In Keith Allan and Kate Burridge's book Euphemism and Dysphemism: Language Used as Shield and Weapon, they highlight the political appeal of dysphemisms, which are so handy "...when talking about one's opponents, things one wishes to show disapproval of, and things one wishes to be seen to downgrade. They are therefore characteristic of political groups and cliques talking about their opponents". Political dysphemisms operate as the kind of political frames George Lakoff has become the world's most famous linguist talking about.
As the Visual Thesaurus Editor Ben Zimmer pointed out on the American Dialect Society listserv, euphemisms and dysphemisms are both routinely used to fog the truth, depending on what the truth is: "It's all framing these days-and the most successful framers are simultaneously euphemizers and dysphemizers. Thus Frank Luntz euphemizes with energy exploration (vs. oil drilling) and electronic intercepts (vs. eavesdropping), and dysphemizes with death tax (vs. estate tax) and government takeover (vs. government-run health care)." More on Republican wordsmith Luntz-including why rabbit is more dysphemic than bunny, apparently-here.

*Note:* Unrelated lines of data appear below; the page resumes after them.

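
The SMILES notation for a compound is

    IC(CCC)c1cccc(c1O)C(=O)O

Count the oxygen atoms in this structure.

3

Scan the SMILES for O atoms (remember two-letter symbols like Cl and Br are single atoms).
Oxygen count: 3.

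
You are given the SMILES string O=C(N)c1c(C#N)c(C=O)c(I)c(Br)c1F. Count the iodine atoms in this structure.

Scan the SMILES for I atoms (remember two-letter symbols like Cl and Br are single atoms).
Iodine count: 1.

1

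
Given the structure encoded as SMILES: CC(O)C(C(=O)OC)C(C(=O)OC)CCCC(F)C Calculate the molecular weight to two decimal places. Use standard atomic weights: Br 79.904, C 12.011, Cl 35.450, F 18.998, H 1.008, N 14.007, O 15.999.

First, the molecular formula is C13H23FO5 (counting implicit H from valence).
  C: 13 × 12.011 = 156.143
  F: 1 × 18.998 = 18.998
  H: 23 × 1.008 = 23.184
  O: 5 × 15.999 = 79.995
Sum: 13×12.011 + 1×18.998 + 23×1.008 + 5×15.999 = 278.320 → 278.32 g/mol.

278.32 g/mol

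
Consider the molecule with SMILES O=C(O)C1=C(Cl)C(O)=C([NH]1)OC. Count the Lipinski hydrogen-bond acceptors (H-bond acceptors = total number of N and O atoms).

5

N atoms: 1; O atoms: 4.
Lipinski HBA = 1 + 4 = 5.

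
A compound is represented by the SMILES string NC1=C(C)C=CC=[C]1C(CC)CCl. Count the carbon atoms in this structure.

Count every carbon token in the SMILES (each C, including those in ring-closure positions and inside branches).
Carbon count: 11.

11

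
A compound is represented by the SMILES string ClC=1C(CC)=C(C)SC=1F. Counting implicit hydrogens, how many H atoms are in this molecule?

8

Walk through each heavy atom and fill implicit hydrogens from standard valence (C 4, N 3, O 2, S 2, halogen 1):
  atom 1: Cl (halogen, monovalent) → 0 H
  atom 2: C, bond orders sum to 4 (valence 4) → 0 H
  atom 3: C, bond orders sum to 4 (valence 4) → 0 H
  atom 4: C, bond orders sum to 2 (valence 4) → 2 H
  atom 5: C, bond orders sum to 1 (valence 4) → 3 H
  atom 6: C, bond orders sum to 4 (valence 4) → 0 H
  atom 7: C, bond orders sum to 1 (valence 4) → 3 H
  atom 8: S, bond orders sum to 2 (valence 2) → 0 H
  atom 9: C, bond orders sum to 4 (valence 4) → 0 H
  atom 10: F (halogen, monovalent) → 0 H
Total hydrogens: 8.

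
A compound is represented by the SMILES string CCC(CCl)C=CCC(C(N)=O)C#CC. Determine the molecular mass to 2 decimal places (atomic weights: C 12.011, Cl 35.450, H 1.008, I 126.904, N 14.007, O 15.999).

227.73 g/mol

First, the molecular formula is C12H18ClNO (counting implicit H from valence).
  C: 12 × 12.011 = 144.132
  Cl: 1 × 35.450 = 35.450
  H: 18 × 1.008 = 18.144
  N: 1 × 14.007 = 14.007
  O: 1 × 15.999 = 15.999
Sum: 12×12.011 + 1×35.450 + 18×1.008 + 1×14.007 + 1×15.999 = 227.732 → 227.73 g/mol.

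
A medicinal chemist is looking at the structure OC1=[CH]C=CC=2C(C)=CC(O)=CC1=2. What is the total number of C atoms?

11

Count every carbon token in the SMILES (each C, including those in ring-closure positions and inside branches).
Carbon count: 11.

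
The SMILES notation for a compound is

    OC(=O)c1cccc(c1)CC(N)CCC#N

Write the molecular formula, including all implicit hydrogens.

Walk through each heavy atom and fill implicit hydrogens from standard valence (C 4, N 3, O 2, S 2, halogen 1); for lowercase aromatic atoms, an aromatic c carries 1 H when it has two neighbours and 0 H with three, and aromatic n carries 0 H:
  atom 1: O, bond orders sum to 1 (valence 2) → 1 H
  atom 2: C, bond orders sum to 4 (valence 4) → 0 H
  atom 3: O, bond orders sum to 2 (valence 2) → 0 H
  atom 4: aromatic c, 3 neighbours → 0 H
  atom 5: aromatic c, 2 neighbours → 1 H
  atom 6: aromatic c, 2 neighbours → 1 H
  atom 7: aromatic c, 2 neighbours → 1 H
  atom 8: aromatic c, 3 neighbours → 0 H
  atom 9: aromatic c, 2 neighbours → 1 H
  atom 10: C, bond orders sum to 2 (valence 4) → 2 H
  atom 11: C, bond orders sum to 3 (valence 4) → 1 H
  atom 12: N, bond orders sum to 1 (valence 3) → 2 H
  atom 13: C, bond orders sum to 2 (valence 4) → 2 H
  atom 14: C, bond orders sum to 2 (valence 4) → 2 H
  atom 15: C, bond orders sum to 4 (valence 4) → 0 H
  atom 16: N, bond orders sum to 3 (valence 3) → 0 H
Totals → C:12, H:14, N:2, O:2.

C12H14N2O2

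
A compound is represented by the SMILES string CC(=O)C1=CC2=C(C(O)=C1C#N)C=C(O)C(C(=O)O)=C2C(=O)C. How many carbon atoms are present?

Count every carbon token in the SMILES (each C, including those in ring-closure positions and inside branches).
Carbon count: 16.

16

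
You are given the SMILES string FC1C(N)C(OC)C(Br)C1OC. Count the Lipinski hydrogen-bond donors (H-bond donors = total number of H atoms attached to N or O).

Donors: find every N or O and count the H atoms it carries.
  atom 4 (N): bond orders sum to 1 → 2 H
  atom 6 (O): bond orders sum to 2 → 0 H
  atom 11 (O): bond orders sum to 2 → 0 H
Lipinski HBD = 2.

2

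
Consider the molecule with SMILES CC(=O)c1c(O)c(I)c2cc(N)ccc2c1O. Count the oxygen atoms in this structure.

Scan the SMILES for O atoms (remember two-letter symbols like Cl and Br are single atoms).
Oxygen count: 3.

3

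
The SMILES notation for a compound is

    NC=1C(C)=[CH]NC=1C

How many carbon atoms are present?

Count every carbon token in the SMILES (each C, including those in ring-closure positions and inside branches).
Carbon count: 6.

6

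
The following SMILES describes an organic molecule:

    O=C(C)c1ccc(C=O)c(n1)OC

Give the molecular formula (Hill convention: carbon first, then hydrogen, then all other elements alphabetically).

C9H9NO3

Walk through each heavy atom and fill implicit hydrogens from standard valence (C 4, N 3, O 2, S 2, halogen 1); for lowercase aromatic atoms, an aromatic c carries 1 H when it has two neighbours and 0 H with three, and aromatic n carries 0 H:
  atom 1: O, bond orders sum to 2 (valence 2) → 0 H
  atom 2: C, bond orders sum to 4 (valence 4) → 0 H
  atom 3: C, bond orders sum to 1 (valence 4) → 3 H
  atom 4: aromatic c, 3 neighbours → 0 H
  atom 5: aromatic c, 2 neighbours → 1 H
  atom 6: aromatic c, 2 neighbours → 1 H
  atom 7: aromatic c, 3 neighbours → 0 H
  atom 8: C, bond orders sum to 3 (valence 4) → 1 H
  atom 9: O, bond orders sum to 2 (valence 2) → 0 H
  atom 10: aromatic c, 3 neighbours → 0 H
  atom 11: aromatic n, 2 neighbours → 0 H
  atom 12: O, bond orders sum to 2 (valence 2) → 0 H
  atom 13: C, bond orders sum to 1 (valence 4) → 3 H
Totals → C:9, H:9, N:1, O:3.
In Hill order: C9H9NO3.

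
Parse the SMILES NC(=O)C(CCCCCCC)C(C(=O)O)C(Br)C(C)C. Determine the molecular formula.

C15H28BrNO3

Walk through each heavy atom and fill implicit hydrogens from standard valence (C 4, N 3, O 2, S 2, halogen 1):
  atom 1: N, bond orders sum to 1 (valence 3) → 2 H
  atom 2: C, bond orders sum to 4 (valence 4) → 0 H
  atom 3: O, bond orders sum to 2 (valence 2) → 0 H
  atom 4: C, bond orders sum to 3 (valence 4) → 1 H
  atom 5: C, bond orders sum to 2 (valence 4) → 2 H
  atom 6: C, bond orders sum to 2 (valence 4) → 2 H
  atom 7: C, bond orders sum to 2 (valence 4) → 2 H
  atom 8: C, bond orders sum to 2 (valence 4) → 2 H
  atom 9: C, bond orders sum to 2 (valence 4) → 2 H
  atom 10: C, bond orders sum to 2 (valence 4) → 2 H
  atom 11: C, bond orders sum to 1 (valence 4) → 3 H
  atom 12: C, bond orders sum to 3 (valence 4) → 1 H
  atom 13: C, bond orders sum to 4 (valence 4) → 0 H
  atom 14: O, bond orders sum to 2 (valence 2) → 0 H
  atom 15: O, bond orders sum to 1 (valence 2) → 1 H
  atom 16: C, bond orders sum to 3 (valence 4) → 1 H
  atom 17: Br (halogen, monovalent) → 0 H
  atom 18: C, bond orders sum to 3 (valence 4) → 1 H
  atom 19: C, bond orders sum to 1 (valence 4) → 3 H
  atom 20: C, bond orders sum to 1 (valence 4) → 3 H
Totals → C:15, H:28, Br:1, N:1, O:3.
In Hill order: C15H28BrNO3.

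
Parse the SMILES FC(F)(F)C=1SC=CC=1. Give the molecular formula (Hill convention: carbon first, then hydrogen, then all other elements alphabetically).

C5H3F3S

Walk through each heavy atom and fill implicit hydrogens from standard valence (C 4, N 3, O 2, S 2, halogen 1):
  atom 1: F (halogen, monovalent) → 0 H
  atom 2: C, bond orders sum to 4 (valence 4) → 0 H
  atom 3: F (halogen, monovalent) → 0 H
  atom 4: F (halogen, monovalent) → 0 H
  atom 5: C, bond orders sum to 4 (valence 4) → 0 H
  atom 6: S, bond orders sum to 2 (valence 2) → 0 H
  atom 7: C, bond orders sum to 3 (valence 4) → 1 H
  atom 8: C, bond orders sum to 3 (valence 4) → 1 H
  atom 9: C, bond orders sum to 3 (valence 4) → 1 H
Totals → C:5, H:3, F:3, S:1.
In Hill order: C5H3F3S.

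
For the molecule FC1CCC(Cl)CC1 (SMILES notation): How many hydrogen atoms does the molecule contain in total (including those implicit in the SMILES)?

10

Walk through each heavy atom and fill implicit hydrogens from standard valence (C 4, N 3, O 2, S 2, halogen 1):
  atom 1: F (halogen, monovalent) → 0 H
  atom 2: C, bond orders sum to 3 (valence 4) → 1 H
  atom 3: C, bond orders sum to 2 (valence 4) → 2 H
  atom 4: C, bond orders sum to 2 (valence 4) → 2 H
  atom 5: C, bond orders sum to 3 (valence 4) → 1 H
  atom 6: Cl (halogen, monovalent) → 0 H
  atom 7: C, bond orders sum to 2 (valence 4) → 2 H
  atom 8: C, bond orders sum to 2 (valence 4) → 2 H
Total hydrogens: 10.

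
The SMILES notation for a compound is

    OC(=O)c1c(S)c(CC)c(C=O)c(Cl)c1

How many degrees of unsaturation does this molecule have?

Molecular formula: C10H9ClO3S.
DoU = (2C + 2 + N − H − X) / 2, where X is the halogen count and O/S are ignored.
    = (2·10 + 2 + 0 − 9 − 1) / 2 = 12 / 2 = 6.

6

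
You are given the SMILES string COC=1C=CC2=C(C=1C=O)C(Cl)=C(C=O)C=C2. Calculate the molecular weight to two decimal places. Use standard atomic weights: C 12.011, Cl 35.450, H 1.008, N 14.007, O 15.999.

First, the molecular formula is C13H9ClO3 (counting implicit H from valence).
  C: 13 × 12.011 = 156.143
  Cl: 1 × 35.450 = 35.450
  H: 9 × 1.008 = 9.072
  O: 3 × 15.999 = 47.997
Sum: 13×12.011 + 1×35.450 + 9×1.008 + 3×15.999 = 248.662 → 248.66 g/mol.

248.66 g/mol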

Also on ADS, Historical Dictionary of American Slang Editor Jonathan Lighter said, "My understanding of dysphemism may be too narrow, but I think of it as a? deprecatory or insulting name for some thing that is essentially neutral." Death panel certainly fits that definition, as does the ADS Most Outrageous term of 2008, terrorist fist jab-a Fox News concoction for the common fist bump, as shared by Barack and Michelle Obama. A recent issue of the linguistics journal American Speech rounded up the history of different words for fist-bumping, including dap, closed-fist high five, fist pound, and knuckle buckle (I've seen fist bash elsewhere) but few can compare with terrorist fist jab for its political, utterly preposterous, dysphemic spin.
So, when you need to smear your enemies, rally the base, terrify the elderly, or just force the public to view an issue through mud-covered glasses, you can't beat a good dysphemism. However, I prefer to use them for harmless, bipartisan pursuits, like describing my tasteful banana hammock.